If your users work from home, their home connection is as important to your organisation as your office LAN is.
Consider this: According to a 2005 study by The Dieringer Research Group, of 135.4 million workers in America, 45.1 million worked from home at least once in the previous year. And that number continues to rise.
Yet many IT organisations are hopelessly out of the loop when it comes to how home-based networks are configured. That is a scary thought considering that in many cases the organisation is reimbursing users for their connectivity expenses and that corporate data is riding across those networks.
Experts say the stakes are too high for IT to be disconnected from home network decisions and that IT should be involved in every decision, including the foundation of it all, connectivity.
"If there's a corporate mandate that users work from home at some point, then IT has to help them with their networks," says Steve Taylor, an industry consultant and editor of Webtorials.com.
Danny Briere, CEO of telecommunications consultancy Telechoice, agrees. "Broadband to the home is more than just a luxury today, it's a requirement," he says.
"More and more broadband is playing a critical role in corporations. If you're doing call centre applications or have senior managers working from home, you need to be involved," Briere says.
Here are seven tips for helping users with connectivity decisions.
1. Know your options. The options for home-based and small-office networks continue to grow. Users can often choose between cable, DSL, satellite, fibre-optic, cellular and wireless connections, depending how close to an urban setting they are. Speeds these days range from 500kbit/s for cellular to 50Mbit/s downstream for new fibre-optic services such as Verizon's FIOS offering. IT managers should help users research all the available options in their geographic area.
2. Know the applications your users need to access. If user are trying to access big files such as CAD/CAM drawings remotely, a 500K bit/s. connection is insufficient. However, if they're only accessing Web-based e-mail, then that option might suit them well.
3. Know when they will be accessing the network. Briere says timing is everything. He points to cable as an example. "Cable might tout higher bandwidth speeds than other connectivity options, but it's a shared connection, so when kids in the neighbourhood come from school to do their homework online, that performance is degraded," he says. Therefore, if your employees plan to do most of their work during after-school hours, those who live in congested areas might have problems with cable connections.
4. Don't forget about backup connectivity. Briere says one of the biggest issues with home office and small office connections is that they are very susceptible to outages. If a CFO is working from home to churn out the company's quarterlies, an outage would be devastating. "People have become so reliant on their cable and DSL connections that when they go out, they are in trouble," he says. He recommends giving users with mission-critical duties access to two connections, such as cable and DSL or DSL and cellular.

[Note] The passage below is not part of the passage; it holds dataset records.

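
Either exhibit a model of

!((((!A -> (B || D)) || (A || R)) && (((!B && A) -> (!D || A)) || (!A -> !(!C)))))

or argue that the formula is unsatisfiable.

R = False, B = False, C = False, D = False, A = False

  !((((!A -> (B || D)) || (A || R)) && (((!B && A) -> (!D || A)) || (!A -> !(!C))))) = True
    ((!A -> (B || D)) || (A || R)) && (((!B && A) -> (!D || A)) || (!A -> !(!C))) = False
      (!A -> (B || D)) || (A || R) = False
        !A -> (B || D) = False
          !A = True
          B || D = False
        A || R = False
      ((!B && A) -> (!D || A)) || (!A -> !(!C)) = True
        (!B && A) -> (!D || A) = True
          !B && A = False
            !B = True
          !D || A = True
            !D = True
        !A -> !(!C) = False
          !A = True
          !(!C) = False
            !C = True
The formula evaluates to True.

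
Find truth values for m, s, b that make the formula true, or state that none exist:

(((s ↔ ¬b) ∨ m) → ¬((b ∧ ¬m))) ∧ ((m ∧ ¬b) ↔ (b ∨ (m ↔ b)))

The conjunct (m ∧ ¬b) ↔ (b ∨ (m ↔ b)) is unsatisfiable on its own:
  m=F, b=F: evaluates to False.
  m=F, b=T: evaluates to False.
  m=T, b=F: evaluates to False.
  m=T, b=T: evaluates to False.
So the whole conjunction is unsatisfiable.

No satisfying assignment exists.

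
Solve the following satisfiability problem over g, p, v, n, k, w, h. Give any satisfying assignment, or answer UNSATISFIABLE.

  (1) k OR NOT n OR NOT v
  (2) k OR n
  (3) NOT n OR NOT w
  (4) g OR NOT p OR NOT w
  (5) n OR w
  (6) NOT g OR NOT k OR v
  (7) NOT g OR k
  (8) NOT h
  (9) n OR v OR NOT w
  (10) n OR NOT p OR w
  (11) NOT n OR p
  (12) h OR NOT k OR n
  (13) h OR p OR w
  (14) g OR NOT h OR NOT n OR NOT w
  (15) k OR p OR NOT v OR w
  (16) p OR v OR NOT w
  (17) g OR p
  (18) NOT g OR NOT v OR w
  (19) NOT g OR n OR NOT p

g=F; p=T; v=T; n=T; k=T; w=F; h=F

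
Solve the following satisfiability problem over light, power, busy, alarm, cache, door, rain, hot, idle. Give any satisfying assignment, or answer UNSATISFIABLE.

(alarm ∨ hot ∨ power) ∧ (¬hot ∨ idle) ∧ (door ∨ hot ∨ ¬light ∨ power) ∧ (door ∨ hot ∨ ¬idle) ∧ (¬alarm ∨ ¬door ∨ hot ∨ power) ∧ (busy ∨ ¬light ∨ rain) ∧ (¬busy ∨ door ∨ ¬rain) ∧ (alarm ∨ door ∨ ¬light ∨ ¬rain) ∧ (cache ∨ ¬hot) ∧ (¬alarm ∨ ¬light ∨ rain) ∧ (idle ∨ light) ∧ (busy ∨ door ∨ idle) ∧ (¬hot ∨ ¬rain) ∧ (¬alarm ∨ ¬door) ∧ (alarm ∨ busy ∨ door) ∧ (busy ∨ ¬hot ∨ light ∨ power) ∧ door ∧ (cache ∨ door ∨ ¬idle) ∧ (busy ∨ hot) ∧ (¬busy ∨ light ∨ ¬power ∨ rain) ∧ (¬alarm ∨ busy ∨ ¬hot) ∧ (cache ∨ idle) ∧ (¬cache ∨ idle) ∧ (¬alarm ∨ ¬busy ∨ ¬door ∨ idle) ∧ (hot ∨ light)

Unit clause (door) forces door = True.
In (¬alarm ∨ ¬door) only ¬alarm is left, so alarm = False.
Set light = True.
Set power = True.
Try busy = False:
  (busy ∨ ¬light ∨ rain) forces rain = True.
  (¬hot ∨ ¬rain) forces hot = False.
  clause (busy ∨ hot) is falsified — backtrack.
So busy = True.
Set cache = True.
  then (¬cache ∨ idle) forces idle = True.
Set rain = True.
  then (¬hot ∨ ¬rain) forces hot = False.
All clauses satisfied.

light = True, power = True, busy = True, alarm = False, cache = True, door = True, rain = True, hot = False, idle = True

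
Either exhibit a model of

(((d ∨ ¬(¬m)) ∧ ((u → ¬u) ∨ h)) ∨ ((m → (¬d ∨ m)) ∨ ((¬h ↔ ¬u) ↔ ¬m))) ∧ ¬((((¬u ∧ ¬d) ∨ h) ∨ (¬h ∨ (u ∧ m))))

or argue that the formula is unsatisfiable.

The conjunct ¬((((¬u ∧ ¬d) ∨ h) ∨ (¬h ∨ (u ∧ m)))) is unsatisfiable on its own:
  h = True: this becomes ¬((True ∨ (u ∧ m))) = False.
  h = False: this becomes ¬(((¬u ∧ ¬d) ∨ True)) = False.
So the whole conjunction is unsatisfiable.

The formula is unsatisfiable.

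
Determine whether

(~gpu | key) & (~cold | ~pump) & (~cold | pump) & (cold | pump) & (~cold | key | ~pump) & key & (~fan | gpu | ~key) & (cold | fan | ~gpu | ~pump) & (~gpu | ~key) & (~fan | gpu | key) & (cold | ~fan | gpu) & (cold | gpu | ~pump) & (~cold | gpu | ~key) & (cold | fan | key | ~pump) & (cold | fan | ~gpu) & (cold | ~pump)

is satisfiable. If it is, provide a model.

Case cold = True:
  (~cold | ~pump) forces pump = False.
  Clause (~cold | pump) is falsified — contradiction.
Case cold = False:
  (cold | pump) forces pump = True.
  Clause (cold | ~pump) is falsified — contradiction.
Both cases fail, so the formula is unsatisfiable.

No satisfying assignment exists.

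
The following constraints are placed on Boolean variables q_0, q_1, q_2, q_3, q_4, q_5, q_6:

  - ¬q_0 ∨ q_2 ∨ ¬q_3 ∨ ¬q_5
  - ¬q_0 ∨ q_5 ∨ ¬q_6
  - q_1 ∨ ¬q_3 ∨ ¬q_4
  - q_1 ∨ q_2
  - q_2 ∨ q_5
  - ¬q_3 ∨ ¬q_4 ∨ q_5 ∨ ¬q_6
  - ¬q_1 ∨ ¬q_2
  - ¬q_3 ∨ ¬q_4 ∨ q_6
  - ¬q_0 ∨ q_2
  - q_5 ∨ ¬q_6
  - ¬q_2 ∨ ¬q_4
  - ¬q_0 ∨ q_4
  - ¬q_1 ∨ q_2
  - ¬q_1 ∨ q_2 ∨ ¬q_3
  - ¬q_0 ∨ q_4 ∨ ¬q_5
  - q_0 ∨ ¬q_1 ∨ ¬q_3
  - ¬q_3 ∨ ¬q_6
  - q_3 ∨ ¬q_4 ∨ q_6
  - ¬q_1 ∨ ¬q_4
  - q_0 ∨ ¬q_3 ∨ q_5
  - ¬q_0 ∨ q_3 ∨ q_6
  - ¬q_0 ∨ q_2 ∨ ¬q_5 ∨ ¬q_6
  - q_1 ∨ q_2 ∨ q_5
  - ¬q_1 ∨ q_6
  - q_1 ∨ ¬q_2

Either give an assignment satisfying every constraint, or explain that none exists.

Case q_1 = True:
  (¬q_1 ∨ ¬q_2) forces q_2 = False.
  Clause (¬q_1 ∨ q_2) is falsified — contradiction.
Case q_1 = False:
  (q_1 ∨ q_2) forces q_2 = True.
  Clause (q_1 ∨ ¬q_2) is falsified — contradiction.
Both cases fail, so the formula is unsatisfiable.

The formula is unsatisfiable.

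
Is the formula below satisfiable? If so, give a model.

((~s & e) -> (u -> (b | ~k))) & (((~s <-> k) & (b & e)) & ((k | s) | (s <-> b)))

e = True, u = False, s = True, k = False, b = True

  (~s & e) -> (u -> (b | ~k)) = True
    ~s & e = False
      ~s = False
    u -> (b | ~k) = True
      b | ~k = True
        ~k = True
  ((~s <-> k) & (b & e)) & ((k | s) | (s <-> b)) = True
    (~s <-> k) & (b & e) = True
      ~s <-> k = True
        ~s = False
      b & e = True
    (k | s) | (s <-> b) = True
      k | s = True
      s <-> b = True
Both conjuncts True, so the formula holds.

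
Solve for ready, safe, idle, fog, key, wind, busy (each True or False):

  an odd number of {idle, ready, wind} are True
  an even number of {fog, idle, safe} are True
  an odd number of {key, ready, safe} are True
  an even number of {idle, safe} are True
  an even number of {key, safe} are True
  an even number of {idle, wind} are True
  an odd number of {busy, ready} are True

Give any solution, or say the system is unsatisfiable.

ready=T; safe=F; idle=F; fog=F; key=F; wind=F; busy=F

{idle, ready, wind}: 1 true → odd ✓
{fog, idle, safe}: 0 true → even ✓
{key, ready, safe}: 1 true → odd ✓
{idle, safe}: 0 true → even ✓
{key, safe}: 0 true → even ✓
{idle, wind}: 0 true → even ✓
{busy, ready}: 1 true → odd ✓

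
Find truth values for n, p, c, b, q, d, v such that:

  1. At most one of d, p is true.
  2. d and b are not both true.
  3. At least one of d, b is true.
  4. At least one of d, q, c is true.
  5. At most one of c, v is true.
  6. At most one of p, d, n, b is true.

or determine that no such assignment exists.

n: False, p: False, c: False, b: False, q: False, d: True, v: True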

Taylor also recommends having a backup plan. "It's cheap enough these days to have more than one connectivity option. When one goes down, you're not stuck since they are physically separate," he says. Taylor himself has both cable and DSL connections to his home office.
5. Set boundaries. "No matter what, you're going to end up supporting home connectivity issues, so you might as well be proactive," Taylor says. He recommends creating a punch list of configurations IT will support. "You don't want to have to troubleshoot 10 different services," he says.
6. Develop acceptable use policies. Just as companies have acceptable use policies for their corporate networks, they should develop home-use policies that address security and legal issues. For instance, a policy should state that no one other than the employee should be able to access company files. "Having kids share the computer or being on a Wi-Fi network has the potential for backdoor attacks that could affect the corporate network," Taylor says. That type of use could also put the company in legal hot water. IT managers should make sure that telecommuters are accessing company assets via connections that are protected by a security infrastructure featuring SSL, IPsec or other security and encryption standards.
7. Keep an eye on provider deals. "Don't be afraid to pick up the phone and call your users' providers to find out the deal of the day," Briere says. More and more companies are taking on the expense of broadband and therefore shouldn't leave it up to the user to negotiate pricing. "The provider isn't going to proactively call you and say we've got a cheaper plan," he says. IT groups can also bundle user contracts for bigger savings company-wide.
Being a part of the home connectivity decision has other benefits, such as understanding what applications can be supported by employees' home systems. For instance, if users have high-speed connections, companies can take advantage of productivity-enhancing and cost-saving tools such as collaboration software and virtual receptionists. "There are a lot of things that broadband enables that people are just getting around to," Briere says.